As seis opções são as seguintes:

  1. Nihil obstat: Mesmo se não se exprime nenhuma certeza sobre a autenticidade sobrenatural do fenômeno, reconhecem-se muitos sinais de uma ação do Espírito Santo ‘em meio’ a uma dada experiência espiritual, não tendo sido relevados, pelo menos até aquele momento, aspectos particularmente críticos ou arriscados. Por esta razão, encoraja-se o bispo diocesano a apreciar o valor pastoral e a promover a difusão dessa proposta espiritual, inclusive através de eventuais peregrinações a um lugar sacro.
    Com esta afirmação “tais fenômenos não se tornam objeto de fé – isto é, os fiéis não são obrigados a prestar a eles um assentimento de fé”.
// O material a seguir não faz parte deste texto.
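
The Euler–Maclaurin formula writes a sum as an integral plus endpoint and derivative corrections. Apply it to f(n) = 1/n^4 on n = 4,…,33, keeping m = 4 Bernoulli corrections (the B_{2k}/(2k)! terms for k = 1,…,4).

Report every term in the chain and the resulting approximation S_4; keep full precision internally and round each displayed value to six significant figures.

Integral: ∫_4^33 1/x^4 dx = 0.00519906.
Boundary: ½(f(4) + f(33)) = ½(0.00390625 + 8.43226e-07) = 0.00195355.
So far: 0.00715260.
Correction k=1: B_{2}/2! · (f^{(1)}(33) − f^{(1)}(4)) = 1/12 · (-1.02209e-07 − (-0.00390625)) = 0.000325512.
Partial sum through k=1: 0.00747812.
Correction k=2: B_{4}/4! · (f^{(3)}(33) − f^{(3)}(4)) = −1/720 · (-2.81568e-09 − (-0.00732422)) = -1.01725e-05.
Partial sum through k=2: 0.00746794.
Correction k=3: B_{6}/6! · (f^{(5)}(33) − f^{(5)}(4)) = 1/30240 · (-1.44792e-10 − (-0.0256348)) = 8.47710e-07.
Partial sum through k=3: 0.00746879.
Correction k=4: B_{8}/8! · (f^{(7)}(33) − f^{(7)}(4)) = −1/1209600 · (-1.19663e-11 − (-0.144196)) = -1.19209e-07.

S_4 ≈ 0.00746867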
  2. Prae oculis habeatur: Ainda que se reconheçam importantes sinais positivos, percebem-se igualmente alguns elementos de confusão ou possíveis riscos que requerem, por parte do bispo diocesano, um atento discernimento e diálogo com os destinatários de uma dada experiência espiritual. Se existirem escritos ou mensagens, pode ser necessário um esclarecimento doutrinal.
  3. Curatur: Relevam-se diversos ou significativos elementos críticos, mas ao mesmo tempo já existe uma ampla difusão do fenômeno e uma presença de frutos espirituais ligados a ele e verificáveis. Desaconselha-se uma proibição a seu respeito, que poderia perturbar o povo de Deus. Em todo caso, o bispo diocesano é solicitado a não encorajar esse fenômeno, a buscar expressões alternativas de devoção e, eventualmente, a reorientar seu perfil espiritual e pastoral.
  4. Submandato: Os elementos críticos relevados não são ligados ao fenômeno em si, que é rico de elementos positivos, mas a uma pessoa, a uma família ou a um grupo de pessoas que fazem dele um uso impróprio. Utiliza-se uma experiência espiritual para uma particular e indevida vantagem econômica cometendo atos imorais ou desenvolvendo uma atividade pastoral paralela àquela já presente no território eclesiástico, sem aceitar as indicações do bispo diocesano. Nesse caso, a condução pastoral do lugar específico em que se verifica o fenômeno é confiada ou ao bispo diocesano ou a uma outra pessoa delegada pela Santa Sé, que, quando não for capaz de intervir diretamente, buscará alcançar um acordo razoável.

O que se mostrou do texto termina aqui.